Here are some of the optimizations we did:
As much as possible, nodes sent the transitions to a Distinguished Proposer/Learner (elected via Paxos), which
decided on write ordering, and
batched transitions while waiting for the response from the prior instance. (But batching too much also caused problems.)
We had considered using multi-paxos but we ended up doing something cooler (see below).

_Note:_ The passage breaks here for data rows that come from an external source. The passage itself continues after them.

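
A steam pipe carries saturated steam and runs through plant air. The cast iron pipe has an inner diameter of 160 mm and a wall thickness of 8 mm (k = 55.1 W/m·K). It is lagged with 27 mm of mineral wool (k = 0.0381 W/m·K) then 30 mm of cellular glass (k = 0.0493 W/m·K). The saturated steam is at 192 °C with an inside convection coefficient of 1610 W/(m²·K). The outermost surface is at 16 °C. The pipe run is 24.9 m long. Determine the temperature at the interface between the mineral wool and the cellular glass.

T ≈ 86.5 °C

For a radial system each layer contributes R = ln(r_out/r_in)/(2πkL); films add R = 1/(hA).
R_inner film = 1/(h_i·2πr₁L) = 1/(1610×2π×0.08×24.9) = 4.963×10^-5 K/W
R_cast iron pipe wall = ln(88/80)/(2π×55.1×24.9) = 1.106×10^-5 K/W
R_mineral wool = ln(115/88)/(2π×0.0381×24.9) = 0.04489 K/W
R_cellular glass = ln(145/115)/(2π×0.0493×24.9) = 0.03005 K/W
R_total = 0.07501 K/W
Q = ΔT/R_total = 176/0.07501
Q = 2350 W
T_interface = T_inner − Q·ΣR(inner→interface) = 192 − 2350×0.04495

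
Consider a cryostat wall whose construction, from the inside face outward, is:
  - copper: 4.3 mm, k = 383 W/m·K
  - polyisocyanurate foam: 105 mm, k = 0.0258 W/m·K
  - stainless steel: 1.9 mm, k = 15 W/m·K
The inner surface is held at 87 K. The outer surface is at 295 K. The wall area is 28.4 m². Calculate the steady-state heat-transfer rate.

Using the resistance-network approach (series):
R_copper = L/(kA) = 0.0043/(383×28.4) = 3.953×10^-7 K/W
R_polyisocyanurate foam = L/(kA) = 0.105/(0.0258×28.4) = 0.1433 K/W
R_stainless steel = L/(kA) = 0.0019/(15×28.4) = 4.46×10^-6 K/W
R_total = 0.1433 K/W
Q = ΔT / R_total = 208 / 0.1433

Q ≈ 1450 W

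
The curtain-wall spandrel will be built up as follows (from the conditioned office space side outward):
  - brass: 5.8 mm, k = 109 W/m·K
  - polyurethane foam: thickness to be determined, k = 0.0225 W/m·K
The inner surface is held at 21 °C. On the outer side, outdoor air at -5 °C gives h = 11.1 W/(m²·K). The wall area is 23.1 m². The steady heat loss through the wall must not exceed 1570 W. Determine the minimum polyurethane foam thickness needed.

L ≈ 6.58 mm

Using the resistance-network approach (series):
R_brass = L/(kA) = 0.0058/(109×23.1) = 2.304×10^-6 K/W
R_outer film = 1/(h_o·A) = 1/(11.1×23.1) = 0.0039 K/W
Sum of the known resistances R_other = 0.003902 K/W
Required total resistance R_tot = ΔT/Q_allow = 26/1570 = 0.01656 K/W
R_polyurethane foam = R_tot − R_other = 0.01266 K/W
L = R·k·A = 0.01266×0.0225×23.1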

With these optimizations, we were still hurting for performance, so we split our server into three layers. The bottom layer is Paxos; it does what you suggest; viz. merely decides the node membership of the middle layer. The middle layer is a custom-in-house-high-speed chain consensus protocol, which does consensus & ordering for the DB. (BTW, chain-consensus can be viewed as Vertical Paxos.) The top layer now just maintains the database/locks & client connections. This design has lead to several orders of magnitude latency and throughput improvement.
It would be nice to avoid having all nodes in the system making decisions together. Could a few nodes at each local cluster participate in cross-cluster decisions, and all local nodes communicate using a local Paxos to determine local answers to cross-site questions? The latency would be the same assuming the network is not saturated, but the cross-site network traffic would be much lighter.
Let's say you can split your database's tables along rows, and assign each subset of rows to a subset of nodes. Is it normal to elect a set of nodes to contain each subset of the data using Paxos across all machines in the system, and then only run Paxos between those nodes for all operations dealing with that subset of data?
These two together remind me of the Google Spanner paper. If you skip over the parts about time, it's essentially doing 2PC globally and Paxos on the shards. (IIRC.)